AI cheating scandal at Brown University exposes challenge facing higher education
A professor says a dramatic gap between take-home and classroom exam results revealed how students may be using ChatGPT to bypass learning.
How widespread is the use of artificial intelligence among students, including for assignments where its use is prohibited? An incident at the prestigious Brown University in the United States last semester offers a glimpse into the scale of the challenge.
After an economics professor decided to hold his final exam in a classroom setting rather than as a take-home assignment, student scores plunged by 50% compared with the midterm exam, which had been conducted remotely. The professor believes the dramatic gap was largely due to students using AI chatbots such as ChatGPT to cheat on the take-home exam.
"We cannot afford to have a society in which a significant fraction of our best young minds think that cheating is OK," Professor Robert Serrano told the education publication Inside Higher Ed. "That leads to a declining society, to a failed society … We cannot choose to become idiots."

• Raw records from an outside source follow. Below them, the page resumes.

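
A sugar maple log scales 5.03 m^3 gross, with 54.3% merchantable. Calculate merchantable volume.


Formula: MV = V_total * (merchantable_pct / 100)
Merchantable fraction = 54.3% / 100 = 0.543
MV = 5.03 m^3 * 0.543 = 2.731 m^3

2.731


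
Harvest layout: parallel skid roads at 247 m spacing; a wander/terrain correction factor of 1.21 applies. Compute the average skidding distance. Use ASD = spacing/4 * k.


Formula: ASD = (spacing / 4) * correction
Uncorrected distance = spacing / 4 = 247 / 4 = 61.75 m
ASD = 61.75 * 1.21 = 75 m

75


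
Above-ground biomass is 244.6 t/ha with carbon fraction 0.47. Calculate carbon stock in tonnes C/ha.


Formula: Carbon Stock = Biomass * Carbon Fraction
C = 244.6 t/ha * 0.47
C = 115.0 t C/ha

115.0


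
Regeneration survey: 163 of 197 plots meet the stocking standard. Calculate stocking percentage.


Formula: Stocking % = stocked plots / total plots * 100
Stocking = 163 / 197 * 100
Stocking = 0.8274 * 100 = 82.7%

82.7


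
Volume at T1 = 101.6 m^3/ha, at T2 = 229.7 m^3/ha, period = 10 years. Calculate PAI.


Formula: PAI = (V_T2 - V_T1) / (T2 - T1)
Volume increment = 229.7 - 101.6 = 128.1 m^3/ha
PAI = 128.1 / 10 = 12.81 m^3/ha/year

12.81


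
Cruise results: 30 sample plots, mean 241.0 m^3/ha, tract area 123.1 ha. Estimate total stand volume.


Formula: Total Volume = Mean Volume per ha * Total Area
Total Volume = 241.0 m^3/ha * 123.1 ha
Total Volume = 29667 m^3

29667


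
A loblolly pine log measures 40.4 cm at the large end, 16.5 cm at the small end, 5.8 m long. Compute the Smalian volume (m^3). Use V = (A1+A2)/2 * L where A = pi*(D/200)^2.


Smalian: V = (A1 + A2)/2 * L,  A = pi*(D/200)^2
A1 = pi*(40.4/200)^2 = 0.12819 m^2
A2 = pi*(16.5/200)^2 = 0.021382 m^2
V = (0.12819+0.021382)/2*5.8 = 0.4338 m^3

0.4338


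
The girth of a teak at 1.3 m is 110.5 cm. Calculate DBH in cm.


Formula: DBH = C / pi
DBH = 110.5 / pi
pi = 3.14159...
DBH = 35.2 cm

35.2


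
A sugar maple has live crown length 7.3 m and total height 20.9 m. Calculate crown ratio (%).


Formula: Crown Ratio = (Crown Length / Total Height) * 100
CR = (7.3 m / 20.9 m) * 100
CR = 0.3493 * 100 = 34.9%

34.9


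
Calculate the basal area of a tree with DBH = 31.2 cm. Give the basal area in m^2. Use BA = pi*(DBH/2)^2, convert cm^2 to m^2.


Formula: BA = pi * (DBH/2)^2 / 10000  (cm^2 to m^2)
Radius = DBH/2 = 31.2/2 = 15.6 cm
BA = pi * 15.6^2 / 10000
   = 764.538 cm^2 / 10000
   = 0.0765 m^2

0.0765


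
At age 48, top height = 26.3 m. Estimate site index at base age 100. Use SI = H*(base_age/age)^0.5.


Formula: SI = H_dom * (base_age / age)^0.5
Age ratio = 100 / 48 = 2.08333
sqrt(age_ratio) = 1.44338
SI = 26.3 * 1.44338 = 38.0 m

38.0


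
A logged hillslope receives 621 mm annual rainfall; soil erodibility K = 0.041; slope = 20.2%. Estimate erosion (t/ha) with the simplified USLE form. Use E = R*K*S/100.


Formula: E = R * K * S / 100  (simplified USLE)
R * K = 621 * 0.041 = 25.461
E = 25.461 * 20.2 / 100 = 5.14 t/ha

5.14


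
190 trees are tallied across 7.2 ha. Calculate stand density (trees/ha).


Formula: Stand Density = N_trees / Area_ha
Density = 190 trees / 7.2 ha
Density = 26 trees/ha

26


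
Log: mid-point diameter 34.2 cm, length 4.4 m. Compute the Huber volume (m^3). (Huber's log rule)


Huber: V = Am * L,  Am = pi*(Dm/200)^2
Am = pi*(34.2/200)^2 = 0.091863 m^2
V = 0.091863*4.4 = 0.4042 m^3

0.4042


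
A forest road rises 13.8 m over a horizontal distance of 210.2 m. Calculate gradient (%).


Formula: Gradient = rise / run * 100
Gradient = 13.8 / 210.2 * 100 = 6.6%

6.6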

Brown University, located in Providence, Rhode Island, is among the most prestigious universities in the United States and one of the nine Ivy League institutions. It is also among the country's most selective universities, with an acceptance rate of around 5.5%.
But even an institution with Brown's academic reputation has struggled with the misuse of AI tools by students, as Serrano discovered last semester.
In December, a shooting took place at Brown in which two students were killed and nine others were wounded. Following the tragedy, Serrano decided that students in his course, "Welfare Economics and Social Choice Theory," would take both their midterm and final exams remotely rather than in a classroom setting.
The early signs were unusual. The course typically attracts no more than 30 students, and in some years enrollment is in the single digits. This year, however, 86 students registered.
The midterm exam took place on March 5, producing results that immediately raised questions. The class average was 96, with 40 students receiving a perfect score of 100. In previous semesters, the average grade had ranged between 65 and 80.
"And this exam was harder than the exams I wrote in the past, because … take-home is an opportunity to challenge the class a little bit more, given that you’re giving the students unlimited time," Serrano told Inside Higher Ed.
The results appeared too good to be true. Serrano and his teaching assistants entered the exam questions into ChatGPT and found that the chatbot generated answers remarkably similar to those submitted by students.
Following that discovery, Serrano decided to return the final exam to the traditional format of an in-class test.
The reaction from students was immediate. Eighteen students dropped the course, while nine others did not show up for the final exam.
When the results arrived, Serrano concluded that his concerns had been justified. Three students received a score of zero, and the class average fell to an all-time low for the course: 48.6. Only a small number of students achieved grades comparable to those on the midterm.
Serrano later invalidated the take-home exam results and decided that the final exam would account for 80% of the final grade. He also lowered the passing threshold from 50 to 40.
Despite the adjustment, 19 students failed the course.